O vereador Luiz Augusto de Jesus – Lulinha (PEN) chamou de “picuinha” o fato de o vereador Edvaldo Lima, que faz parte da CFOF, não votar a favor do Orçamento municipal e ressaltou que não votando no projeto, ele está votando contra o feirense. “Não tenho dúvidas de que o prefeito José Ronaldo de Carvalho tem feito uma boa gestão e aplicado bem os recursos da cidade, prova disso é que todos os dias tem inauguração de obras”, afirmou. Para o edil, o único objetivo daqueles que não votam no orçamento para 2016 é desgastar o prefeito.
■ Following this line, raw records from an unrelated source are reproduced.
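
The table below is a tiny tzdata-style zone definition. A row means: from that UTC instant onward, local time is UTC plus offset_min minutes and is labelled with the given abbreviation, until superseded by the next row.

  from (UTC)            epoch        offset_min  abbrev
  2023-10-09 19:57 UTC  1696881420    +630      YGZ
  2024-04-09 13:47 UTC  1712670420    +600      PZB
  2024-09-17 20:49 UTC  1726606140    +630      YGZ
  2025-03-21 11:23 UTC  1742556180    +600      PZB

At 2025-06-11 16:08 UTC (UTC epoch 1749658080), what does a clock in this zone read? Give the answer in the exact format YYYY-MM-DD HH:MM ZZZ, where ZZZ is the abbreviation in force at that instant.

Query: 2025-06-11 16:08 UTC
Rule 4/4 (PZB, +10:00): 2025-03-21 11:23 UTC ≤ query < +∞
16·60 + 8 + 600 = 1568 min
1568 = 1·1440 + 128; 128 = 2·60 + 8 → 02:08, 2025-06-11 + 1 day = 2025-06-12
→ 2025-06-12 02:08 PZB

2025-06-12 02:08 PZB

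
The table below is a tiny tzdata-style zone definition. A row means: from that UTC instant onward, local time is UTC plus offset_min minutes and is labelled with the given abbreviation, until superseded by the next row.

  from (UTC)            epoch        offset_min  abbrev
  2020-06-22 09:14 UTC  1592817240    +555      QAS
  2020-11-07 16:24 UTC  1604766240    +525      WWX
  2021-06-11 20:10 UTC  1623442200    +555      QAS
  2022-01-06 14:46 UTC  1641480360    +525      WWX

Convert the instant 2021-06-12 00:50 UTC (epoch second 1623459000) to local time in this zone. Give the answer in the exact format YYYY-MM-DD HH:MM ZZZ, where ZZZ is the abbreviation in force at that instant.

2021-06-12 10:05 QAS

Query: 2021-06-12 00:50 UTC
Rule 3/4 (QAS, +09:15): 2021-06-11 20:10 UTC ≤ query < 2022-01-06 14:46 UTC
0·60 + 50 + 555 = 605 min
605 = 0·1440 + 605; 605 = 10·60 + 5 → 10:05, same day
→ 2021-06-12 10:05 QAS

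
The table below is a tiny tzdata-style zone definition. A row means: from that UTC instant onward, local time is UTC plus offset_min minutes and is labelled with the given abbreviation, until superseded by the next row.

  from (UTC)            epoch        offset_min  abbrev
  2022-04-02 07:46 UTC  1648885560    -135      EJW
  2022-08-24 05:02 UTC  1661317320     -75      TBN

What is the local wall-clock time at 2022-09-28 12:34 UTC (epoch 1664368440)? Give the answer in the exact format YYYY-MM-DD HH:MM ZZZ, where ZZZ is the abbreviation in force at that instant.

2022-09-28 11:19 TBN

Query: 2022-09-28 12:34 UTC
Rule 2/2 (TBN, -01:15): 2022-08-24 05:02 UTC ≤ query < +∞
12·60 + 34 - 75 = 679 min
679 = 0·1440 + 679; 679 = 11·60 + 19 → 11:19, same day
→ 2022-09-28 11:19 TBN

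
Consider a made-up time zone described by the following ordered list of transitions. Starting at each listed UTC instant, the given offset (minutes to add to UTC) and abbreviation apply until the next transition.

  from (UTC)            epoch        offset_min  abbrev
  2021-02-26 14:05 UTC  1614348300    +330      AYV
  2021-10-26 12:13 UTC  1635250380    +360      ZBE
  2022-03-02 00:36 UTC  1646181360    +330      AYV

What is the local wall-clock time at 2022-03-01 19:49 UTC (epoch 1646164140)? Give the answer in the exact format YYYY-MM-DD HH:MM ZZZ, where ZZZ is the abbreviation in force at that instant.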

O vereador Alberto Nery (PT) anunciou que colocaria uma emenda ao projeto do orçamento, limitando para 20% a relocação dos valores de uma secretaria para outra. Hoje, o Governo Municipal pode transferir até 80%. “A maioria dos municípios brasileiros limita em 10% e há aqueles que limitam em apenas 5%. Vamos pedir que em Feira de Santana seja limitado em 20%”, explicou.

O líder do Governo, o vereador José Carneiro (PSL), rechaçou a afirmação do vereador Edvaldo Lima de que se estaria criando o Bolsa Família Municipal, pedindo a leitura do artigo para dirimir dúvidas. De acordo com o vereador Carlito do Peixe (DEM) esse é um projeto de autoria do vereador Reinaldo Miranda Vieira Filho – Ronny (PSDB). “Não existe nenhum artigo que verse sobre Bolsa Família Municipal no orçamento para o ano de 2016”, ressaltou Carneiro.

O líder ainda descreveu os valores destinados para cada pasta do governo municipal, salientando que 30% do orçamento irá para a saúde e para educação passa de R$ 200 milhões o valor destinado. “São valores que não podemos deixar de reconhecer que comprovam que este Governo está preocupado com a saúde e educação dos feirenses. A equipe técnica discutiu e encontrou a melhor forma de distribuir a renda. Confio plenamente neste Governo e tenho certeza que não teremos dificuldades em aprovar o orçamento municipal”, afirmou.